As every schoolboy knows, to make a soufflé five things are needed: eggs, flour, butter, milk and a recipe - a set of instructions. Each ingredient is essential, but without the instructions there will be no soufflé. The railway is much the same. It has four essential ingredients: infrastructure, rolling stock, people to run it, and money to pay for it all. Without all four of these the set of instructions - in this case, the timetable - is meaningless.
Readers will be aware of FoFNL's views about the infrastructure. As a bare minimum some double track in the Lentran area must be provided; we will soon know whether Scottish Ministers agree with us. We have been less noisy about our views on rolling stock and people. Not any more. On Easter Monday there was severe inconvenience to passengers when the 17:13 from Kyle - the last train of the day - was cancelled "due to a fault on the train". This was made worse by an announcement on-line 40 minutes after departure time that no alternative transport could be arranged. Despite Class 158s being re-imagined as ScotRail's "tourist train" FoFNL does not believe that they are reliable enough for our services. Long-distance trains are being cancelled too often for reasons of rolling stock failure.

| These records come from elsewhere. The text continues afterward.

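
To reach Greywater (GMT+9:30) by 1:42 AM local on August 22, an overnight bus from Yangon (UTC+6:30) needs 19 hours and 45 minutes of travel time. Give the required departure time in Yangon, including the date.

2:57 AM on August 21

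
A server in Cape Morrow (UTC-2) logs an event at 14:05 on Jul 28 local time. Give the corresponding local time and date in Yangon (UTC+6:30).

22:35 on July 28

Yangon is 8:30 ahead of Cape Morrow.
Shift by the zone difference: 14:05 + 8:30 = 22:35 on Jul 28 in Yangon.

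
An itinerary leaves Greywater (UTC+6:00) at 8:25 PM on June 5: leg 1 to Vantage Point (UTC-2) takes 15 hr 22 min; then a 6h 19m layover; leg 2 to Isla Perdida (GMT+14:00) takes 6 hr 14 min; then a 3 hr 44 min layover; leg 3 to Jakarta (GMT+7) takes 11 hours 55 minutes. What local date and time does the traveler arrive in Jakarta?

4:59 PM on Jun 7

Convert departure to UTC: 8:25 PM − 6:00 = 2:25 PM UTC on Jun 5.
Add 15 hours and 22 minutes leg 1 → 5:47 AM UTC (Jun 6).
Add 6 hours 19 minutes layover in Vantage Point → 12:06 PM UTC.
Add 6 hours and 14 minutes leg 2 → 6:20 PM UTC.
Add 3 hours 44 minutes layover in Isla Perdida → 10:04 PM UTC.
Add 11 hours 55 minutes leg 3 → 9:59 AM UTC (Jun 7).
Jakarta is UTC+7:00, so local arrival = 9:59 AM + 7:00 = 4:59 PM on Jun 7.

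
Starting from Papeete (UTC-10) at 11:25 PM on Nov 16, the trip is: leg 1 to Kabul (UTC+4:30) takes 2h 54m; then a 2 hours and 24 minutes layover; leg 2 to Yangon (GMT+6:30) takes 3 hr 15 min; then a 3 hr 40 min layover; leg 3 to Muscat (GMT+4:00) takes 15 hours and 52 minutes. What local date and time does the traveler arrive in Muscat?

Convert departure to UTC: 11:25 PM + 10:00 = 9:25 AM UTC on Nov 17.
Add 2 hours 54 minutes leg 1 → 12:19 PM UTC.
Add 2 hours 24 minutes layover in Kabul → 2:43 PM UTC.
Add 3 hours and 15 minutes leg 2 → 5:58 PM UTC.
Add 3 hours 40 minutes layover in Yangon → 9:38 PM UTC.
Add 15 hours 52 minutes leg 3 → 1:30 PM UTC (Nov 18).
Muscat is UTC+4:00, so local arrival = 1:30 PM + 4:00 = 5:30 PM on Nov 18.

5:30 PM on Nov 18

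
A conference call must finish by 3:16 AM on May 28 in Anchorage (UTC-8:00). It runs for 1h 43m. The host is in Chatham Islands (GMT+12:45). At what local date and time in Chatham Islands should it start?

Target end time in UTC: 3:16 AM + 8:00 = 11:16 AM on May 28.
Subtract 1 hour 43 minutes → start 9:33 AM UTC on May 28.
Chatham Islands is UTC+12:45: 9:33 AM + 12:45 = 10:18 PM on May 28.

10:18 PM on May 28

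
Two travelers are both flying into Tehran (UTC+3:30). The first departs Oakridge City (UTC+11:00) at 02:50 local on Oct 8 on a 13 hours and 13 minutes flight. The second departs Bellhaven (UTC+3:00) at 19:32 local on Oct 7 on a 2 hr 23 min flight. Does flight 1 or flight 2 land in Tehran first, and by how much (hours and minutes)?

Flight 1 in UTC: 02:50 − 11:00 = 15:50 on Oct 7.
+13 hours 13 minutes → arrive 05:03 UTC on Oct 8.
Flight 2 in UTC: 19:32 − 3:00 = 16:32 on Oct 7.
+2 hours and 23 minutes → arrive 18:55 UTC on Oct 7.
Flight 2 lands earlier by 10 hours 8 minutes.

the second, by 10 hours 8 minutes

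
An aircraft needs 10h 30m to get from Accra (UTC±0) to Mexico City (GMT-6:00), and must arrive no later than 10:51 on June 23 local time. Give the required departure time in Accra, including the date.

Target arrival in UTC: 10:51 + 6:00 = 16:51 on Jun 23.
Subtract 10 hours and 30 minutes → departure 06:21 UTC on Jun 23.
Accra is UTC+0, so departure is 06:21 on Jun 23.

06:21 on June 23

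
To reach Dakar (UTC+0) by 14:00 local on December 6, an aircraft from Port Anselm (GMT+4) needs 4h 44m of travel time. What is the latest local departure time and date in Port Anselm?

Target arrival is already UTC: 14:00 on Dec 6.
Subtract 4 hours and 44 minutes → departure 09:16 UTC on Dec 6.
Port Anselm is UTC+4:00: 09:16 + 4:00 = 13:16 on Dec 6.

13:16 on December 6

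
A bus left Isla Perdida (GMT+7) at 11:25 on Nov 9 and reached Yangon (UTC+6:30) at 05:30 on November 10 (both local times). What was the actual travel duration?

Yangon is 0:30 behind Isla Perdida.
Clock-face elapsed time (ignoring zones) is 18 hours 5 minutes.
Actual elapsed = 18 hours 5 minutes + 0:30 = 18 hours 35 minutes.

18 hours 35 minutes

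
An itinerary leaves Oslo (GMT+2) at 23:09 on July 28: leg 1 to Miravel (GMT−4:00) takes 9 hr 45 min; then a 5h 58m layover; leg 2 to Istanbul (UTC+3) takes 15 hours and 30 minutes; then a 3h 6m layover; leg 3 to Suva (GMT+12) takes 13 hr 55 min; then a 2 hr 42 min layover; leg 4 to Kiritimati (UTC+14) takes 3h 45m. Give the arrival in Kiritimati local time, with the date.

Convert departure to UTC: 23:09 − 2:00 = 21:09 UTC on Jul 28.
Add 9 hours 45 minutes leg 1 → 06:54 UTC (Jul 29).
Add 5 hours and 58 minutes layover in Miravel → 12:52 UTC.
Add 15 hours 30 minutes leg 2 → 04:22 UTC (Jul 30).
Add 3 hours 6 minutes layover in Istanbul → 07:28 UTC.
Add 13 hours 55 minutes leg 3 → 21:23 UTC.
Add 2 hours 42 minutes layover in Suva → 00:05 UTC (Jul 31).
Add 3 hours 45 minutes leg 4 → 03:50 UTC.
Kiritimati is UTC+14:00, so local arrival = 03:50 + 14:00 = 17:50 on Jul 31.

17:50 on July 31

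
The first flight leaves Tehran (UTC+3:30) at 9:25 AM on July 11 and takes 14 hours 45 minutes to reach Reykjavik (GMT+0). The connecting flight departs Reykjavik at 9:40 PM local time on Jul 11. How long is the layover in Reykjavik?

1 hour

Convert departure to UTC: 9:25 AM − 3:30 = 5:55 AM UTC on Jul 11.
Add 14 hours 45 minutes flight time → 8:40 PM UTC.
Reykjavik is UTC+0, so local arrival is the same: 8:40 PM on Jul 11.
Layover = 9:40 PM − 8:40 PM = 1 hour.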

The following day the 18:28 from Inverness to Wick - the last train of the day - was cancelled as a crew member called off "at the last moment". The cancellation was announced on-line at 11:51, so in fact there was still over 6½ hours before it was due to leave. This is a good example of the "people" problem. There will always be times when a crew member, or one of a crew member's family, is suddenly ill. The problem is that nowadays there are no spare staff able to take over in such circumstances. We have not written a detailed paper about HR matters, but having a few extra staff members wouldn't seem altogether silly, and could well cost less over a year than taxi-ing passengers about the north of Scotland.
So eggs, flour and butter are not of the quality they should be (or in the case of staff, quantity). There isn't much the recipe - the timetable - can do in these circumstances. The fourth - money - is at least a known quantity, and isn't in any case something we are capable of influencing.
The secret of a soufflé is, of course, hot air. But with an Election in the offing there will be no shortage of that.